John 4:4–42 records Jesus’ encounter with the Samaritan woman at the well. Although the woman had come to the well for water (John 4:7, 15), after her conversation with Jesus, she leaves her water jar, returns to the town, and tells the people there to “come see a person who told me all the things that I have done. This one is not the Messiah, is he?” (John 4:29; δεῦτε ἴδετε ἄνθρωπον ὃς εἶπέν μοι πάντα ὅσα ἐποίησα, μήτι οὗτός ἐστιν ὁ χριστός;).1 Others from the town then come, presumably following the woman, to see Jesus (John 4:30, 39–40). Even before the group reaches Jesus, however, many in it have believed in him based on the woman’s report (John 4:39–40a). At the group’s request, Jesus stays with them two additional days, and upon hearing his own teaching, the group believes all the more (John 4:41–42a).2

Earlier, the woman had expressed the expectation that, when he arrived, the Messiah would teach the Samaritans (John 4:25).3 Although the woman expresses uncertainty about how far Jesus’ messiahship will seem viable to the other townsfolk, her perception of his behavior at least seems to make this claim not unreasonable for her (John 4:26, 28–29).4 Still more striking is the townsfolk’s reaction when Jesus teaches them directly: “we ourselves have heard, and we believe that this one is truly the Savior of the world” (John 4:42b; αὐτοὶ . . . ἀκηκόαμεν καὶ οἴδαμεν ὅτι οὗτός ἐστιν ἀληθῶς ὁ σωτὴρ τοῦ κόσμου).5 In so doing, these Samaritans recognize the particular shape in which the salvation that originates with the Jews has come,6 even when notable figures among the Jewish leadership themselves have difficulty with Jesus in this respect (cf. John 3:1–21; 4:21–24; 9:110:19).7

1. Cf. Chrysostom, Hom. Jo., 34.1 (NPNF1, 14:117).

2. See also Craig S. Keener, The Gospel of John: A Commentary (Peabody, Mass.: Hendrickson, 2003), 627.

3. Cf. John 4:17b–18, 29a; Augustine, Serm., 51.2 (NPNF1, 6:422–23); Chrysostom, Hom. Jo., 33.2 (NPNF1, 14:115); Origen, Comm. Jo., 1.6 (ANF, 9:300).

4. Cf. BDF, §427.2; cf. NASB95 and NET, sub. loc.; Chrysostom, Hom. Jo., 33.2, 34.1 (NPNF1, 14:116, 118).

5. Cf. Ephraim Syrus, Hymns on the Nativity, 3 (NPNF2, 13:230).

6. Keener, John, 627.

7. The phrase “in spirit and truth” (John 4:23–24; ἐν πνεύματι καὶ ἀληθείᾳ) may include a hendiadys (Keener, John, 615–18).

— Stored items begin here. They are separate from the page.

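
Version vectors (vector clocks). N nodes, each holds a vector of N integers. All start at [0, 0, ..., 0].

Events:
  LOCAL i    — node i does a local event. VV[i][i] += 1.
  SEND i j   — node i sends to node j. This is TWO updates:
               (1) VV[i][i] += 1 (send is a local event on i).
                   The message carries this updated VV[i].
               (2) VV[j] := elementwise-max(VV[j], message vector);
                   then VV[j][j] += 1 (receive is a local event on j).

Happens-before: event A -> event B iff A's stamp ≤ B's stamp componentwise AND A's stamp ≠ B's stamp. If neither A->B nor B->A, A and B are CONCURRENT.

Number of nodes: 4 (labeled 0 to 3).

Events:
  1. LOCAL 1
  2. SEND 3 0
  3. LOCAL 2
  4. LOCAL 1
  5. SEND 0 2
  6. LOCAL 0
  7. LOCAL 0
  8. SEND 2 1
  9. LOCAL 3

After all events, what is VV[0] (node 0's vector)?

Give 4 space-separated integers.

Initial: VV[0]=[0, 0, 0, 0]
Initial: VV[1]=[0, 0, 0, 0]
Initial: VV[2]=[0, 0, 0, 0]
Initial: VV[3]=[0, 0, 0, 0]
Event 1: LOCAL 1: VV[1][1]++ -> VV[1]=[0, 1, 0, 0]
Event 2: SEND 3->0: VV[3][3]++ -> VV[3]=[0, 0, 0, 1], msg_vec=[0, 0, 0, 1]; VV[0]=max(VV[0],msg_vec) then VV[0][0]++ -> VV[0]=[1, 0, 0, 1]
Event 3: LOCAL 2: VV[2][2]++ -> VV[2]=[0, 0, 1, 0]
Event 4: LOCAL 1: VV[1][1]++ -> VV[1]=[0, 2, 0, 0]
Event 5: SEND 0->2: VV[0][0]++ -> VV[0]=[2, 0, 0, 1], msg_vec=[2, 0, 0, 1]; VV[2]=max(VV[2],msg_vec) then VV[2][2]++ -> VV[2]=[2, 0, 2, 1]
Event 6: LOCAL 0: VV[0][0]++ -> VV[0]=[3, 0, 0, 1]
Event 7: LOCAL 0: VV[0][0]++ -> VV[0]=[4, 0, 0, 1]
Event 8: SEND 2->1: VV[2][2]++ -> VV[2]=[2, 0, 3, 1], msg_vec=[2, 0, 3, 1]; VV[1]=max(VV[1],msg_vec) then VV[1][1]++ -> VV[1]=[2, 3, 3, 1]
Event 9: LOCAL 3: VV[3][3]++ -> VV[3]=[0, 0, 0, 2]
Final vectors: VV[0]=[4, 0, 0, 1]; VV[1]=[2, 3, 3, 1]; VV[2]=[2, 0, 3, 1]; VV[3]=[0, 0, 0, 2]

Answer: 4 0 0 1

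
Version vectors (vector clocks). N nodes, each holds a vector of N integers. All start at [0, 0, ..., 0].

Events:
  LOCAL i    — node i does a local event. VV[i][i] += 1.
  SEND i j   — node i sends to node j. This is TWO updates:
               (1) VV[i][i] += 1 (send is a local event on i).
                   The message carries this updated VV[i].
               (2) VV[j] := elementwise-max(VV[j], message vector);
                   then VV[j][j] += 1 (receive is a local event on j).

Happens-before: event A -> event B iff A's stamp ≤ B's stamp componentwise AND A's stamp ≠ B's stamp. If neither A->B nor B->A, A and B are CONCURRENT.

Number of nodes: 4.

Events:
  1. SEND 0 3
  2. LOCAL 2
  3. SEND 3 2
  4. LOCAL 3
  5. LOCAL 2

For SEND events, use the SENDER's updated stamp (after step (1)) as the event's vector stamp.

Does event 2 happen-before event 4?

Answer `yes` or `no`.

Initial: VV[0]=[0, 0, 0, 0]
Initial: VV[1]=[0, 0, 0, 0]
Initial: VV[2]=[0, 0, 0, 0]
Initial: VV[3]=[0, 0, 0, 0]
Event 1: SEND 0->3: VV[0][0]++ -> VV[0]=[1, 0, 0, 0], msg_vec=[1, 0, 0, 0]; VV[3]=max(VV[3],msg_vec) then VV[3][3]++ -> VV[3]=[1, 0, 0, 1]
Event 2: LOCAL 2: VV[2][2]++ -> VV[2]=[0, 0, 1, 0]
Event 3: SEND 3->2: VV[3][3]++ -> VV[3]=[1, 0, 0, 2], msg_vec=[1, 0, 0, 2]; VV[2]=max(VV[2],msg_vec) then VV[2][2]++ -> VV[2]=[1, 0, 2, 2]
Event 4: LOCAL 3: VV[3][3]++ -> VV[3]=[1, 0, 0, 3]
Event 5: LOCAL 2: VV[2][2]++ -> VV[2]=[1, 0, 3, 2]
Event 2 stamp: [0, 0, 1, 0]
Event 4 stamp: [1, 0, 0, 3]
[0, 0, 1, 0] <= [1, 0, 0, 3]? False. Equal? False. Happens-before: False

Answer: no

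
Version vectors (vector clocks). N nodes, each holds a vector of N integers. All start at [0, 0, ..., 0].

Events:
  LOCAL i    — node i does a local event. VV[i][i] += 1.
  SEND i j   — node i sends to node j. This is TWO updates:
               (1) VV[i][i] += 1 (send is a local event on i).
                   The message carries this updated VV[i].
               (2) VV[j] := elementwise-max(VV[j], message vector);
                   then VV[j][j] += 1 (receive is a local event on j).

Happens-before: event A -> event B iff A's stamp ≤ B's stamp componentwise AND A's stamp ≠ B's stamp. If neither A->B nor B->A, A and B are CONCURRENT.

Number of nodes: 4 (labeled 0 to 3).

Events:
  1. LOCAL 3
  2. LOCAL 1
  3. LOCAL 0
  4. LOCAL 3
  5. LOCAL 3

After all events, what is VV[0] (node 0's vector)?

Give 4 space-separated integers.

Initial: VV[0]=[0, 0, 0, 0]
Initial: VV[1]=[0, 0, 0, 0]
Initial: VV[2]=[0, 0, 0, 0]
Initial: VV[3]=[0, 0, 0, 0]
Event 1: LOCAL 3: VV[3][3]++ -> VV[3]=[0, 0, 0, 1]
Event 2: LOCAL 1: VV[1][1]++ -> VV[1]=[0, 1, 0, 0]
Event 3: LOCAL 0: VV[0][0]++ -> VV[0]=[1, 0, 0, 0]
Event 4: LOCAL 3: VV[3][3]++ -> VV[3]=[0, 0, 0, 2]
Event 5: LOCAL 3: VV[3][3]++ -> VV[3]=[0, 0, 0, 3]
Final vectors: VV[0]=[1, 0, 0, 0]; VV[1]=[0, 1, 0, 0]; VV[2]=[0, 0, 0, 0]; VV[3]=[0, 0, 0, 3]

Answer: 1 0 0 0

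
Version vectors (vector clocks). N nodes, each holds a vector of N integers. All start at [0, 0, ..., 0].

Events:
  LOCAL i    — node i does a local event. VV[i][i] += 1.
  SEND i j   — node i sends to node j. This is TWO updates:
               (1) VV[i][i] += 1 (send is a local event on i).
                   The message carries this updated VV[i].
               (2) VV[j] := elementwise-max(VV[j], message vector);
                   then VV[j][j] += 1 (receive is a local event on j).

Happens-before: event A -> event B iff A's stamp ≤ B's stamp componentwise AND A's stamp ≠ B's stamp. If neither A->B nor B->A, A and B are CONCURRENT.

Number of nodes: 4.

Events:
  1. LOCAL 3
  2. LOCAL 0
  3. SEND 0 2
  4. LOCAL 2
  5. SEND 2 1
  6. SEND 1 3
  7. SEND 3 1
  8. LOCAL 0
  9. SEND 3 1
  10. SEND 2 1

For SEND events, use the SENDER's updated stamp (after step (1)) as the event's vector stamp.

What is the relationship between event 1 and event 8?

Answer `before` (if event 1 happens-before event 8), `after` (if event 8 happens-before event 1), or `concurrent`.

Initial: VV[0]=[0, 0, 0, 0]
Initial: VV[1]=[0, 0, 0, 0]
Initial: VV[2]=[0, 0, 0, 0]
Initial: VV[3]=[0, 0, 0, 0]
Event 1: LOCAL 3: VV[3][3]++ -> VV[3]=[0, 0, 0, 1]
Event 2: LOCAL 0: VV[0][0]++ -> VV[0]=[1, 0, 0, 0]
Event 3: SEND 0->2: VV[0][0]++ -> VV[0]=[2, 0, 0, 0], msg_vec=[2, 0, 0, 0]; VV[2]=max(VV[2],msg_vec) then VV[2][2]++ -> VV[2]=[2, 0, 1, 0]
Event 4: LOCAL 2: VV[2][2]++ -> VV[2]=[2, 0, 2, 0]
Event 5: SEND 2->1: VV[2][2]++ -> VV[2]=[2, 0, 3, 0], msg_vec=[2, 0, 3, 0]; VV[1]=max(VV[1],msg_vec) then VV[1][1]++ -> VV[1]=[2, 1, 3, 0]
Event 6: SEND 1->3: VV[1][1]++ -> VV[1]=[2, 2, 3, 0], msg_vec=[2, 2, 3, 0]; VV[3]=max(VV[3],msg_vec) then VV[3][3]++ -> VV[3]=[2, 2, 3, 2]
Event 7: SEND 3->1: VV[3][3]++ -> VV[3]=[2, 2, 3, 3], msg_vec=[2, 2, 3, 3]; VV[1]=max(VV[1],msg_vec) then VV[1][1]++ -> VV[1]=[2, 3, 3, 3]
Event 8: LOCAL 0: VV[0][0]++ -> VV[0]=[3, 0, 0, 0]
Event 9: SEND 3->1: VV[3][3]++ -> VV[3]=[2, 2, 3, 4], msg_vec=[2, 2, 3, 4]; VV[1]=max(VV[1],msg_vec) then VV[1][1]++ -> VV[1]=[2, 4, 3, 4]
Event 10: SEND 2->1: VV[2][2]++ -> VV[2]=[2, 0, 4, 0], msg_vec=[2, 0, 4, 0]; VV[1]=max(VV[1],msg_vec) then VV[1][1]++ -> VV[1]=[2, 5, 4, 4]
Event 1 stamp: [0, 0, 0, 1]
Event 8 stamp: [3, 0, 0, 0]
[0, 0, 0, 1] <= [3, 0, 0, 0]? False
[3, 0, 0, 0] <= [0, 0, 0, 1]? False
Relation: concurrent

Answer: concurrent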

Or, the two objects of the preposition “in” (ἐν) may be “separate . . . but epexegetically related” (Andreas J. Köstenberger, John [Baker Exegetical Commentary on the New Testament; Grand Rapids: Baker, 2004], 156n50). In either case, because of the close connection that John 4:23–24 proposes between “spirit” and “truth,” “truly” (John 4:42; ἀληθῶς) in the mouths of the Samaritans may well situate them as or among the “true worshipers” (John 4:23; ἀληθινοὶ προσκυνηταί) of the Father in that “hour [that] is coming and now is” (John 4:23; ἔρχεται ὥρα καὶ νῦν ἐστιν).